4. At this the whole company fell to laughing; but as soon as the agreement was settled amongst them, Alexander immediately ran to the horse, and, taking hold of the bridle, turned him directly toward the sun, having, it seems, observed that the animal was disturbed and frightened by the motion of his own shadow.
5. Then the youth, letting him go forward a little, still keeping the reins in his hand, and stroking him gently, when he found him growing eager and fiery, let fall his upper garment softly, and with one nimble leap securely mounted him. When he was seated, by little and little he drew in the bridle, and curbed him without either striking or spurring him. Presently, when he
found him free from all rebelliousness, and only impatient for the course, he let him go at full speed, inciting him now with a commanding voice, and urging him also with his heel.
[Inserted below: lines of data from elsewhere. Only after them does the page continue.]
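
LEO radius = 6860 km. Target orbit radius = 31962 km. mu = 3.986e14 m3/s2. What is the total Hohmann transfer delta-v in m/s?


V1 = sqrt(mu/r1) = 7622.66 m/s
dV1 = V1*(sqrt(2*r2/(r1+r2)) - 1) = 2158.71 m/s
V2 = sqrt(mu/r2) = 3531.44 m/s
dV2 = V2*(1 - sqrt(2*r1/(r1+r2))) = 1432.06 m/s
Total dV = 3591 m/s

3591 m/s


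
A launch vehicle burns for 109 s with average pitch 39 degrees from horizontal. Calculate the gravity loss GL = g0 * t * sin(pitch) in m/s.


GL = 9.81 * 109 * sin(39 deg) = 673 m/s

673 m/s


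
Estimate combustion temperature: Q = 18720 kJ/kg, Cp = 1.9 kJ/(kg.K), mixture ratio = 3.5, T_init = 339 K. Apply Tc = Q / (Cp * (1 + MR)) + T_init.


Tc = 18720 / (1.9 * (1 + 3.5)) + 339 = 2528 K

2528 K


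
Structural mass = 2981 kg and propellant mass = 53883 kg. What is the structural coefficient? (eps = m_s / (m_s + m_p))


eps = 2981 / (2981 + 53883) = 0.0524

0.0524


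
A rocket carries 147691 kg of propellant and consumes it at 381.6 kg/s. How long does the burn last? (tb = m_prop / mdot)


tb = 147691 / 381.6 = 387.0 s

387.0 s


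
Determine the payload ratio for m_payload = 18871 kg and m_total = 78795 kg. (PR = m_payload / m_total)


PR = 18871 / 78795 = 0.2395

0.2395


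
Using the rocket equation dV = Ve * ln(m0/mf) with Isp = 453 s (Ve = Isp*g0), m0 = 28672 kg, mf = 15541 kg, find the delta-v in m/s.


Ve = 453 * 9.81 = 4443.93 m/s
dV = 4443.93 * ln(28672/15541) = 2722 m/s

2722 m/s


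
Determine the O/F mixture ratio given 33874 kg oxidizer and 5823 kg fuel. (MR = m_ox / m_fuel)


MR = 33874 / 5823 = 5.82

5.82


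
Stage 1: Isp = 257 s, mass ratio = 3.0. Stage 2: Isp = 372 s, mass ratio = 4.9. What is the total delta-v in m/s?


dV1 = 257 * 9.81 * ln(3.0) = 2769.8 m/s
dV2 = 372 * 9.81 * ln(4.9) = 5799.6 m/s
Total dV = 2769.8 + 5799.6 = 8569.4 m/s ~ 8569 m/s

8569 m/s


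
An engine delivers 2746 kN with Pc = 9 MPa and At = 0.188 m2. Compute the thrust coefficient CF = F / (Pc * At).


CF = 2746000 / (9e6 * 0.188) = 1.62

1.62


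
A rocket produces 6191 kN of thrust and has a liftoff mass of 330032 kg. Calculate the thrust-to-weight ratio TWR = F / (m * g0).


TWR = 6191000 / (330032 * 9.81) = 1.91

1.91


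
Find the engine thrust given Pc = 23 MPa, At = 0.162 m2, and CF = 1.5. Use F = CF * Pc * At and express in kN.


F = 1.5 * 23e6 * 0.162 = 5.5890e+06 N = 5589.0 kN

5589.0 kN


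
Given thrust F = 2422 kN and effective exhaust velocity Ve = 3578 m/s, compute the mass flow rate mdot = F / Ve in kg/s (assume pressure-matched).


mdot = F / Ve = 2422000 / 3578 = 676.9 kg/s

676.9 kg/s


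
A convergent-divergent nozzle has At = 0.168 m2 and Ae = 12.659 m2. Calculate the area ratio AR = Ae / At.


AR = 12.659 / 0.168 = 75.4

75.4


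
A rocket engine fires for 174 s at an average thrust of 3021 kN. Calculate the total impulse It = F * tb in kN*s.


It = 3021 * 174 = 525654 kN*s

525654 kN*s


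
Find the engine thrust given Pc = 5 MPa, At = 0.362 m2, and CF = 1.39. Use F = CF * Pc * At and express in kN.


F = 1.39 * 5e6 * 0.362 = 2.5159e+06 N = 2515.9 kN

2515.9 kN


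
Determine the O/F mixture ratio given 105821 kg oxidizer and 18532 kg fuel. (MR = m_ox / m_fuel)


MR = 105821 / 18532 = 5.71

5.71


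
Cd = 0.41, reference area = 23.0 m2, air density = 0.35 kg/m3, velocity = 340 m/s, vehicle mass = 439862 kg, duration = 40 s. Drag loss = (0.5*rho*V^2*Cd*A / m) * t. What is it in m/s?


D = 0.5 * 0.35 * 340^2 * 0.41 * 23.0 = 190768.9 N
a = 190768.9 / 439862 = 0.4337 m/s2
dV = 0.4337 * 40 = 17.3 m/s

17.3 m/s


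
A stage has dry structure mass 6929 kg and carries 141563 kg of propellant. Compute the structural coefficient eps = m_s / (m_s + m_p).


eps = 6929 / (6929 + 141563) = 0.0467

0.0467


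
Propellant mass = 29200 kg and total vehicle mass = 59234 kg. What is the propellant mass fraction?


PMF = 29200 / 59234 = 0.493

0.493


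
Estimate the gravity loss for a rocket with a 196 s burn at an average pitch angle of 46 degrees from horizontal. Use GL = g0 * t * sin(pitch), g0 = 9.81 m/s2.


GL = 9.81 * 196 * sin(46 deg) = 1383 m/s

1383 m/s


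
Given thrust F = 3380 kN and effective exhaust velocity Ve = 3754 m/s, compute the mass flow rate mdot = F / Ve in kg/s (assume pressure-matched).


mdot = F / Ve = 3380000 / 3754 = 900.4 kg/s

900.4 kg/s


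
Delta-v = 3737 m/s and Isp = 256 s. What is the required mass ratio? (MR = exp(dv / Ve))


Ve = 256 * 9.81 = 2511.36 m/s
MR = exp(3737 / 2511.36) = 4.428

4.428


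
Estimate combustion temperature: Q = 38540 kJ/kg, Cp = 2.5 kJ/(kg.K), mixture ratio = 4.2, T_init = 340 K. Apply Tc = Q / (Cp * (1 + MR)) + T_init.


Tc = 38540 / (2.5 * (1 + 4.2)) + 340 = 3305 K

3305 K


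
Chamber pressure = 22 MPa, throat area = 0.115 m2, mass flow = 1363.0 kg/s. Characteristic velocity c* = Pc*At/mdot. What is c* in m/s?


c* = 22e6 * 0.115 / 1363.0 = 1856 m/s

1856 m/s


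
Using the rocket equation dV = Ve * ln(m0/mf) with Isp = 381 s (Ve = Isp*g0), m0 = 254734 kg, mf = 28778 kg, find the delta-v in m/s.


Ve = 381 * 9.81 = 3737.61 m/s
dV = 3737.61 * ln(254734/28778) = 8150 m/s

8150 m/s


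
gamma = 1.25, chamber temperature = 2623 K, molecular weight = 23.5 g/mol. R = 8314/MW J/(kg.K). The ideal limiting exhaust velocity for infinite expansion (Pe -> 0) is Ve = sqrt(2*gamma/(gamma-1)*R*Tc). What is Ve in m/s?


R = 8314 / 23.5 = 353.79 J/(kg.K)
Ve = sqrt(2 * 1.25 / (1.25 - 1) * 353.79 * 2623) = 3046 m/s

3046 m/s


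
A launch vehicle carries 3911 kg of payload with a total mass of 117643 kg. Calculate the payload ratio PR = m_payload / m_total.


PR = 3911 / 117643 = 0.0332

0.0332


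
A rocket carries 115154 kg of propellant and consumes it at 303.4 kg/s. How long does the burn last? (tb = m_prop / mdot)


tb = 115154 / 303.4 = 379.5 s

379.5 s


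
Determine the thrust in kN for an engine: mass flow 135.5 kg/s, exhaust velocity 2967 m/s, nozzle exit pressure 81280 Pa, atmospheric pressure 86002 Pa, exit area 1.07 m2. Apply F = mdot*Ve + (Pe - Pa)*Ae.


F = 135.5 * 2967 + (81280 - 86002) * 1.07 = 396976.0 N = 397.0 kN

397.0 kN


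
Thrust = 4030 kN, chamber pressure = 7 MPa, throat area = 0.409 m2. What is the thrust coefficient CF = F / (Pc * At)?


CF = 4030000 / (7e6 * 0.409) = 1.41

1.41


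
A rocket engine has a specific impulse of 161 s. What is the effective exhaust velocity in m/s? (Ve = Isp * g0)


Ve = Isp * g0 = 161 * 9.81 = 1579.4 m/s

1579.4 m/s


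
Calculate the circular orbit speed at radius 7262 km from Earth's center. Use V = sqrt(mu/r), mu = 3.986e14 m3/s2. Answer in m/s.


V = sqrt(3.986e14 / 7262000) = 7409 m/s

7409 m/s


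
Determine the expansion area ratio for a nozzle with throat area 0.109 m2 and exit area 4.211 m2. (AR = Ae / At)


AR = 4.211 / 0.109 = 38.6

38.6


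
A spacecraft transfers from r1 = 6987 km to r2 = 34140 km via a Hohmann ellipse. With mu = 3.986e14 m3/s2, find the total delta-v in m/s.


V1 = sqrt(mu/r1) = 7553.07 m/s
dV1 = V1*(sqrt(2*r2/(r1+r2)) - 1) = 2179.03 m/s
V2 = sqrt(mu/r2) = 3416.94 m/s
dV2 = V2*(1 - sqrt(2*r1/(r1+r2))) = 1425.19 m/s
Total dV = 3604 m/s

3604 m/s


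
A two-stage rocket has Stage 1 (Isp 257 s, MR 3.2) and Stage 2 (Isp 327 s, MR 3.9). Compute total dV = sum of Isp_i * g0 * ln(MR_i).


dV1 = 257 * 9.81 * ln(3.2) = 2932.5 m/s
dV2 = 327 * 9.81 * ln(3.9) = 4365.8 m/s
Total dV = 2932.5 + 4365.8 = 7298.3 m/s ~ 7298 m/s

7298 m/s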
6. Philip and his friends looked on at first in silence and anxiety for the result, till, seeing Alexander turn at the end of his career, and come back rejoicing and triumphant for what he had performed, they all burst out into acclamations of applause. His father, shedding tears, it is said, for joy, kissed him as he came down from his horse, and in his transport exclaimed, “ O my son, look thee out a kingdom worthy of thyself, for Macedonia is too small for thee!”
7. After this, considering his son to be of a temper easy to be led to duty by reason, but by no means to be compelled, Philip always endeavored to persuade him rather than to command or force him. He saw that the instruction of his son was too difficult and important to be wholly trusted to the ordinary masters in music and poetry, and that it required, in the words of Sophocles,
“ The rudder's guidance and the curb's restraint.”
8. He therefore sent for Aristotle, the most learned philosopher of his time, and rewarded him with a munificence becoming the care he took to teach his son.
Alexander gained from him not only moral and political knowledge, but was also instructed in those more profound branches of science which they did not communicate to common scholars.